Advertisement

SCIENCE / ANTIBIOTICS : Old Failures Give New Life to Battle Against Brain Disorders

Share
TIMES SCIENCE WRITER

A family of potential antibiotics that were discarded a decade ago because they were not effective enough at killing bacteria may have new uses as possible treatments for Alzheimer’s disease, Parkinson’s disease and strokes, a USC researcher said Wednesday.

The drugs are only being tested in rodents, however, and neurologist Franz Hefti cautioned that tests of the drugs in humans are still five to 10 years away.

Nonetheless, researchers and pharmaceutical companies are excited about the chemicals because they may enable neuroscientists to bypass a major obstacle to the use of the naturally occurring brain hormones called nerve growth factors.

Advertisement

These growth factors have shown promise for treating Alzheimer’s disease and other disorders in limited tests in humans. But they can only be administered by injecting them through a hole drilled in the skull. If they are given orally or by standard injection, they do not pass through the blood-brain barrier that protects the brain from harmful substances in the blood.

The antibiotics, however, are simple chemicals that pass readily through the blood-brain barrier. And once in the brain, laboratory tests suggest, they stimulate the activity of nerve growth factors that are naturally present.

“We’ve been waiting 10 years for this and now we will be able to do the things we have been dreaming of,” Hefti said.

The discovery of the chemicals’ effects on brain cells is a significant development that is being pursued by several U.S. pharmaceutical companies, said neuroscientist Gordon Guroff of the National Institutes of Health in Bethesda, Md.

Drugs based on the chemicals could be highly profitable because millions of Americans suffer from debilitating brain disorders--about 4 million suffer from Alzheimer’s disease.

The chemicals are “very, very important,” said Nicole Vitullo, a spokeswoman for Cephalon of West Chester, Pa., one of the companies studying their use. Until now, she said, most companies have concentrated on using the nerve growth factors to treat nerve diseases of the limbs because they could not devise a practical method of getting the drugs into the brain.

Advertisement

Hefti’s results will be reported in a paper next month in the Journal of Neurochemistry. The paper was released Wednesday in conjunction with the announcement of a $500,000 research grant to Hefti from Bristol-Meyers Squibb Co. to support his work on the nerve growth factors.

Despite their name, the nerve growth factors do not repair damaged brain cells or cause new ones to grow. They do, however, seem to prevent further damage from occurring, thereby impeding the progress of the disease.

In experiments with rats, for example, Hefti uses chemicals or physical methods to disrupt the brain cells called neurons that produce the neurotransmitter acetylcholine, thereby producing an animal model for Alzheimer’s disease.

“We were able to show that infusions of nerve growth factor in the brain can prevent the death of neurons which ordinarily die because of such lesions,” Hefti said. The mice receiving nerve growth factor performed far better on learning and memory tests than did similarly treated rats that did not receive the drug.

The team has had similar success with animal models of Parkinson’s disease and strokes. Their hope is that treating humans with the hormone would allow several more years of productive life before the effects of Alzheimer’s disease or the other disorders become overwhelming.

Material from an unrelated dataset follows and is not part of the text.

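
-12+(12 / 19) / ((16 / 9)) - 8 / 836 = -9743 / 836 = -11.65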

Based on such animal studies, neurologists at the Karolinska Institutet in Stockholm have been administering nerve growth factor to a few Alzheimer’s patients. “These are successful in the sense that they are encouraging enough to continue,” Hefti said. “There are no detrimental effects and some positive effects. But it would be inappropriate to draw significant conclusions on the basis of two or three patients.”

Advertisement

Researchers are reluctant to experiment with nerve growth hormone in large numbers of patients because of the need to drill holes in their heads.